Apple extends two-factor authentication to FaceTime and iMessage
Apple recently extended its two-step verification protections to two more services. The SMS-based security measure now covers FaceTime and iMessage in addition to iCloud and your Apple ID, as first reported by The Guardian.
The new security measure means that if you have two-step verification enabled, the next time you try to login to iMessage or FaceTime on a new device you will have to supply a code sent to your smartphone via text message in addition to logging in with your password. Apple's version of two-factor authentication does not work with authenticator smartphone apps.
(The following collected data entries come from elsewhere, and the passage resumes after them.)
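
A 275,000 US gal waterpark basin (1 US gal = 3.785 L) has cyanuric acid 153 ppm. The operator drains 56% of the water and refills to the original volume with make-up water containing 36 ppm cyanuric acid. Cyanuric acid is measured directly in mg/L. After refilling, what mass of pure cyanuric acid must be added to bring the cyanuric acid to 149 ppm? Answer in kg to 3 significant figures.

Volume: 275,000 US gal × 3.785 L/gal = 1,040,875 L.
After draining 56% and refilling: 153 × 0.44 + 36 × 0.56 = 87.48 ppm.
Deficit to target: 149 − 87.48 = 61.52 mg/L.
Mass: 61.52 mg/L × 1,040,875 L = 64,030 g cyanuric acid.

64.0 kg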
The impact on you at home: After the so-called celebrity iCloud hacks in August, security measures for Apple services were criticized for not being strong enough. Apple first improved security last September when it extended two-step verification measures to protect iCloud backups. Extending two-step verification to your personal messages on FaceTime and iMessage is an excellent extension of Apple's ongoing security efforts.
If you've never enabled two-step verification, setting it up is easy. Just visit My Apple ID, sign in and under Password and Security choose to enable two-step verification at the top of the page.
Apple will then lead you through a short set-up that will include setting up your smartphone to receive two-step verification codes. You will also receive a back-up recovery key (a long code made up of numbers and letters) that you can use to sign-in to Apple services should you lose access to your phone.
When you sign-up for two-step verification be sure to read through each step carefully. Apple warns that once two-step verification is enabled your security questions will no longer be used to verify your identity.
To gain access to your Apple account, then, you'll need two out of the following three items: your Apple ID password, the trusted device where you receive SMS codes from Apple, or your recovery key.